Today on the news, I heard that Nancy Reagan passed away and she was fiercely loyal to her husband Ronald Reagan.

My first reaction was, why is this attribute of her personalty called out on the news?  Is there any other way to be in a relationship?  Shouldn’t you be fiercely loyal to your loved ones, your significant other, your children and to some good friends? 

But unfortunately I know that loyalty, like many other noble traits, is on its way out.  As the art of letter writing, cooking, and some others are fading, so is the attribute of loyalty.

People love to watch cooking shows, yet they don’t cook.  People claim they thrive on friendships and social connections, yet many just have party buddies or acquaintances.   Loyalty should be a key attribute of a true friendship.

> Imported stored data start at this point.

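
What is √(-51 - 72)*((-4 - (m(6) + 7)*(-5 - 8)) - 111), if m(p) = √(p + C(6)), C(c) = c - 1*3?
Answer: 15*I*√123 ≈ 166.36*I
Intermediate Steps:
C(c) = -3 + c (C(c) = c - 3 = -3 + c)
m(p) = √(3 + p) (m(p) = √(p + (-3 + 6)) = √(p + 3) = √(3 + p))
√(-51 - 72)*((-4 - (m(6) + 7)*(-5 - 8)) - 111) = √(-51 - 72)*((-4 - (√(3 + 6) + 7)*(-5 - 8)) - 111) = √(-123)*((-4 - (√9 + 7)*(-13)) - 111) = (I*√123)*((-4 - (3 + 7)*(-13)) - 111) = (I*√123)*((-4 - 10*(-13)) - 111) = (I*√123)*((-4 - 1*(-130)) - 111) = (I*√123)*((-4 + 130) - 111) = (I*√123)*(126 - 111) = (I*√123)*15 = 15*I*√123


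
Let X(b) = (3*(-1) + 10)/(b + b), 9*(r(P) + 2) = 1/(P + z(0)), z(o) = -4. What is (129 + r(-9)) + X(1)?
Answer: 30535/234 ≈ 130.49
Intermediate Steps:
r(P) = -2 + 1/(9*(-4 + P)) (r(P) = -2 + 1/(9*(P - 4)) = -2 + 1/(9*(-4 + P)))
X(b) = 7/(2*b) (X(b) = (-3 + 10)/((2*b)) = 7*(1/(2*b)) = 7/(2*b))
(129 + r(-9)) + X(1) = (129 + (73 - 18*(-9))/(9*(-4 - 9))) + (7/2)/1 = (129 + (⅑)*(73 + 162)/(-13)) + (7/2)*1 = (129 + (⅑)*(-1/13)*235) + 7/2 = (129 - 235/117) + 7/2 = 14858/117 + 7/2 = 30535/234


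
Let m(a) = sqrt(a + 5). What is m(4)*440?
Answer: 1320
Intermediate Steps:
m(a) = sqrt(5 + a)
m(4)*440 = sqrt(5 + 4)*440 = sqrt(9)*440 = 3*440 = 1320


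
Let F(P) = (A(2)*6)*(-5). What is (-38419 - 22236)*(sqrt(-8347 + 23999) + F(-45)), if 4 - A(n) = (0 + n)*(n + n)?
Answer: -7278600 - 121310*sqrt(3913) ≈ -1.4867e+7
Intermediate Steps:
A(n) = 4 - 2*n**2 (A(n) = 4 - (0 + n)*(n + n) = 4 - n*2*n = 4 - 2*n**2)
F(P) = 120 (F(P) = ((4 - 2*2**2)*6)*(-5) = ((4 - 2*4)*6)*(-5) = ((4 - 8)*6)*(-5) = -4*6*(-5) = -24*(-5) = 120)
(-38419 - 22236)*(sqrt(-8347 + 23999) + F(-45)) = (-38419 - 22236)*(sqrt(-8347 + 23999) + 120) = -60655*(sqrt(15652) + 120) = -60655*(2*sqrt(3913) + 120) = -60655*(120 + 2*sqrt(3913)) = -7278600 - 121310*sqrt(3913)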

"Cooking and writing should not only be spectator sports," I stated in Cooking Writing and Surviving. Instead, they are necessary components of surviving. Relationships with your friends and partners are also spectator sports in this age of brokered personal services that are facilitated by great apps and websites.  Need some extra cash?  Rent your home out on AirBnB.  But your home may no longer feel like a home anymore. It is now a brokered asset.  You can rent all types of services these days. Who needs a real home, friendship or relationship? A service has a clear beginning and ending date,  and terms.  

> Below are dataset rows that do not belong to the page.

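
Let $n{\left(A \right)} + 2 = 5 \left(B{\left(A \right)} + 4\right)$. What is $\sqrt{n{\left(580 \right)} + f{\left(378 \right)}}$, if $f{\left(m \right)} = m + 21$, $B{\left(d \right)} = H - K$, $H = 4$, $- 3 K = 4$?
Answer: $\frac{11 \sqrt{33}}{3} \approx 21.063$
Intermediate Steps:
$K = - \frac{4}{3}$ ($K = \left(- \frac{1}{3}\right) 4 = - \frac{4}{3} \approx -1.3333$)
$B{\left(d \right)} = \frac{16}{3}$ ($B{\left(d \right)} = 4 - - \frac{4}{3} = 4 + \frac{4}{3} = \frac{16}{3}$)
$f{\left(m \right)} = 21 + m$
$n{\left(A \right)} = \frac{134}{3}$ ($n{\left(A \right)} = -2 + 5 \left(\frac{16}{3} + 4\right) = -2 + 5 \cdot \frac{28}{3} = -2 + \frac{140}{3} = \frac{134}{3}$)
$\sqrt{n{\left(580 \right)} + f{\left(378 \right)}} = \sqrt{\frac{134}{3} + \left(21 + 378\right)} = \sqrt{\frac{134}{3} + 399} = \sqrt{\frac{1331}{3}} = \frac{11 \sqrt{33}}{3}$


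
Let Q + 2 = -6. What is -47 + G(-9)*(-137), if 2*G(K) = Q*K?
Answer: -4979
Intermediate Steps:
Q = -8 (Q = -2 - 6 = -8)
G(K) = -4*K (G(K) = (-8*K)/2 = -4*K)
-47 + G(-9)*(-137) = -47 - 4*(-9)*(-137) = -47 + 36*(-137) = -47 - 4932 = -4979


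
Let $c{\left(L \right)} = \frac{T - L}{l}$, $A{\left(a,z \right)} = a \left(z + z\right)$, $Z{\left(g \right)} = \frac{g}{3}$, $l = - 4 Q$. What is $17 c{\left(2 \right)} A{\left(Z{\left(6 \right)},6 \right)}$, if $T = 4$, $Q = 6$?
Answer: $-34$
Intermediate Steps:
$l = -24$ ($l = \left(-4\right) 6 = -24$)
$Z{\left(g \right)} = \frac{g}{3}$ ($Z{\left(g \right)} = g \frac{1}{3} = \frac{g}{3}$)
$A{\left(a,z \right)} = 2 a z$ ($A{\left(a,z \right)} = a 2 z = 2 a z$)
$c{\left(L \right)} = - \frac{1}{6} + \frac{L}{24}$ ($c{\left(L \right)} = \frac{4 - L}{-24} = \left(4 - L\right) \left(- \frac{1}{24}\right) = - \frac{1}{6} + \frac{L}{24}$)
$17 c{\left(2 \right)} A{\left(Z{\left(6 \right)},6 \right)} = 17 \left(- \frac{1}{6} + \frac{1}{24} \cdot 2\right) 2 \cdot \frac{1}{3} \cdot 6 \cdot 6 = 17 \left(- \frac{1}{6} + \frac{1}{12}\right) 2 \cdot 2 \cdot 6 = 17 \left(- \frac{1}{12}\right) 24 = \left(- \frac{17}{12}\right) 24 = -34$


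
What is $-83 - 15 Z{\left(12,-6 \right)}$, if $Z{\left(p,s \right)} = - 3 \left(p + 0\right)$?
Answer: $457$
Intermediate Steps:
$Z{\left(p,s \right)} = - 3 p$
$-83 - 15 Z{\left(12,-6 \right)} = -83 - 15 \left(\left(-3\right) 12\right) = -83 - -540 = -83 + 540 = 457$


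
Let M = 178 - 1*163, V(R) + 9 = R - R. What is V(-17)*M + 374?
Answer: 239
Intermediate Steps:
V(R) = -9 (V(R) = -9 + (R - R) = -9 + 0 = -9)
M = 15 (M = 178 - 163 = 15)
V(-17)*M + 374 = -9*15 + 374 = -135 + 374 = 239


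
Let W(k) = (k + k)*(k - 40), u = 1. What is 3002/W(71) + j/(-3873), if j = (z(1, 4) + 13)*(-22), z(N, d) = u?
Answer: 6491281/8524473 ≈ 0.76149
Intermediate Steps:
z(N, d) = 1
W(k) = 2*k*(-40 + k) (W(k) = (2*k)*(-40 + k) = 2*k*(-40 + k))
j = -308 (j = (1 + 13)*(-22) = 14*(-22) = -308)
3002/W(71) + j/(-3873) = 3002/((2*71*(-40 + 71))) - 308/(-3873) = 3002/((2*71*31)) - 308*(-1/3873) = 3002/4402 + 308/3873 = 3002*(1/4402) + 308/3873 = 1501/2201 + 308/3873 = 6491281/8524473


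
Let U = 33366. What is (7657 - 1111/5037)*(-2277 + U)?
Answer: 399671872874/1679 ≈ 2.3804e+8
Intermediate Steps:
(7657 - 1111/5037)*(-2277 + U) = (7657 - 1111/5037)*(-2277 + 33366) = (7657 - 1111*1/5037)*31089 = (7657 - 1111/5037)*31089 = (38567198/5037)*31089 = 399671872874/1679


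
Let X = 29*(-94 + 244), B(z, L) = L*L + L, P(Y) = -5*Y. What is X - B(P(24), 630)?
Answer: -393180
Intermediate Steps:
B(z, L) = L + L² (B(z, L) = L² + L = L + L²)
X = 4350 (X = 29*150 = 4350)
X - B(P(24), 630) = 4350 - 630*(1 + 630) = 4350 - 630*631 = 4350 - 1*397530 = 4350 - 397530 = -393180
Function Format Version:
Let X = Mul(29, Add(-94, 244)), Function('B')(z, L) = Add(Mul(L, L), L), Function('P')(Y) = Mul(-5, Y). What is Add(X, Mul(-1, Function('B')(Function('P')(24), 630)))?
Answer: -393180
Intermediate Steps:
Function('B')(z, L) = Add(L, Pow(L, 2)) (Function('B')(z, L) = Add(Pow(L, 2), L) = Add(L, Pow(L, 2)))
X = 4350 (X = Mul(29, 150) = 4350)
Add(X, Mul(-1, Function('B')(Function('P')(24), 630))) = Add(4350, Mul(-1, Mul(630, Add(1, 630)))) = Add(4350, Mul(-1, Mul(630, 631))) = Add(4350, Mul(-1, 397530)) = Add(4350, -397530) = -393180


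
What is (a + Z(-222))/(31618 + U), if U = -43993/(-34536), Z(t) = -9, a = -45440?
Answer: -1569626664/1092003241 ≈ -1.4374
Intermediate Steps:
U = 43993/34536 (U = -43993*(-1/34536) = 43993/34536 ≈ 1.2738)
(a + Z(-222))/(31618 + U) = (-45440 - 9)/(31618 + 43993/34536) = -45449/1092003241/34536 = -45449*34536/1092003241 = -1569626664/1092003241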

The fading concepts of character and loyalty have lately become a question for me.  As I recently started writing a book, I’ve been struggling  with how much ‘character’ to put into my characters.  Sadly, too much character for your character is unrealistic.  If they are loyal they will be labelled as lovesick, not independent and are subservient. Characters have to be ‘realistic.’  What is realistic these days? Characters need to be politically correct.  They really shouldn’t be loyal because then they are pathetic.  Also, integrity should be wavering depending on what advances their mission. The character shouldn’t be loyal to their significant other; no they should move on fast and have no ties. The friends shouldn’t be loyal because then they are picking sides and all should be a big democracy.  No, loyalty is really a mafia trait, “don’t mess with the family.”   But in real life, you can mess with anyone, and if you aren’t in the mafia, life goes on.  Flexibility, agility and political correctness, even in personal friendships, is the way to go.  After thinking this through, I don’t even want to write a book filled with such hollow characters, nor do I really want to know such people.

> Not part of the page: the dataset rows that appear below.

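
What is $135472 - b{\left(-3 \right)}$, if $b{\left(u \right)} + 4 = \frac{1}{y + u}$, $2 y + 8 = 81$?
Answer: $\frac{9076890}{67} \approx 1.3548 \cdot 10^{5}$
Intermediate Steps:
$y = \frac{73}{2}$ ($y = -4 + \frac{1}{2} \cdot 81 = -4 + \frac{81}{2} = \frac{73}{2} \approx 36.5$)
$b{\left(u \right)} = -4 + \frac{1}{\frac{73}{2} + u}$
$135472 - b{\left(-3 \right)} = 135472 - \frac{2 \left(-145 - -12\right)}{73 + 2 \left(-3\right)} = 135472 - \frac{2 \left(-145 + 12\right)}{73 - 6} = 135472 - 2 \cdot \frac{1}{67} \left(-133\right) = 135472 - - \frac{266}{67} = 135472 + \frac{266}{67} = \frac{9076890}{67}$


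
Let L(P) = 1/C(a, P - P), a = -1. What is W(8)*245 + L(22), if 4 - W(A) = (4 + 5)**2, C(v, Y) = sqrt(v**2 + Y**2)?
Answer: -18864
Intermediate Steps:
C(v, Y) = sqrt(Y**2 + v**2)
L(P) = 1 (L(P) = 1/(sqrt((P - P)**2 + (-1)**2)) = 1/(sqrt(0**2 + 1)) = 1/(sqrt(0 + 1)) = 1/(sqrt(1)) = 1/1 = 1)
W(A) = -77 (W(A) = 4 - (4 + 5)**2 = 4 - 1*9**2 = 4 - 1*81 = 4 - 81 = -77)
W(8)*245 + L(22) = -77*245 + 1 = -18865 + 1 = -18864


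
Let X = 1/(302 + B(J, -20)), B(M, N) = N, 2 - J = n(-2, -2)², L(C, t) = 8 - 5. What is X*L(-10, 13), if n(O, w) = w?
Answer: 1/94 ≈ 0.010638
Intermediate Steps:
L(C, t) = 3
J = -2 (J = 2 - 1*(-2)² = 2 - 1*4 = 2 - 4 = -2)
X = 1/282 (X = 1/(302 - 20) = 1/282 ≈ 0.0035461)
X*L(-10, 13) = (1/282)*3 = 1/94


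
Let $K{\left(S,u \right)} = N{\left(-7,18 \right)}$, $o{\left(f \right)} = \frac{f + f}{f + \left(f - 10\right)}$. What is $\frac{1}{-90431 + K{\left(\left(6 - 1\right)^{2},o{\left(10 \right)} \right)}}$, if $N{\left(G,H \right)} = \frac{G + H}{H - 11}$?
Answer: $- \frac{7}{633006} \approx -1.1058 \cdot 10^{-5}$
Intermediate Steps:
$o{\left(f \right)} = \frac{2 f}{-10 + 2 f}$ ($o{\left(f \right)} = \frac{2 f}{f + \left(-10 + f\right)} = \frac{2 f}{-10 + 2 f}$)
$N{\left(G,H \right)} = \frac{G + H}{-11 + H}$
$K{\left(S,u \right)} = \frac{11}{7}$ ($K{\left(S,u \right)} = \frac{-7 + 18}{-11 + 18} = \frac{1}{7} \cdot 11 = \frac{11}{7}$)
$\frac{1}{-90431 + K{\left(\left(6 - 1\right)^{2},o{\left(10 \right)} \right)}} = \frac{1}{-90431 + \frac{11}{7}} = \frac{1}{- \frac{633006}{7}} = - \frac{7}{633006}$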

At least the word loyal is still defined in the Merriam-Webster dictionary:

unswerving in allegiance: as
a :  faithful in allegiance to one's lawful sovereign or government
b :  faithful to a private person to whom fidelity is due
c :  faithful to a cause, ideal, custom, institution, or product

I better write that book quick, before this word, like many others, disappears.  Now trying googling the word loyal and see what the top hit is  And yes, he’s right.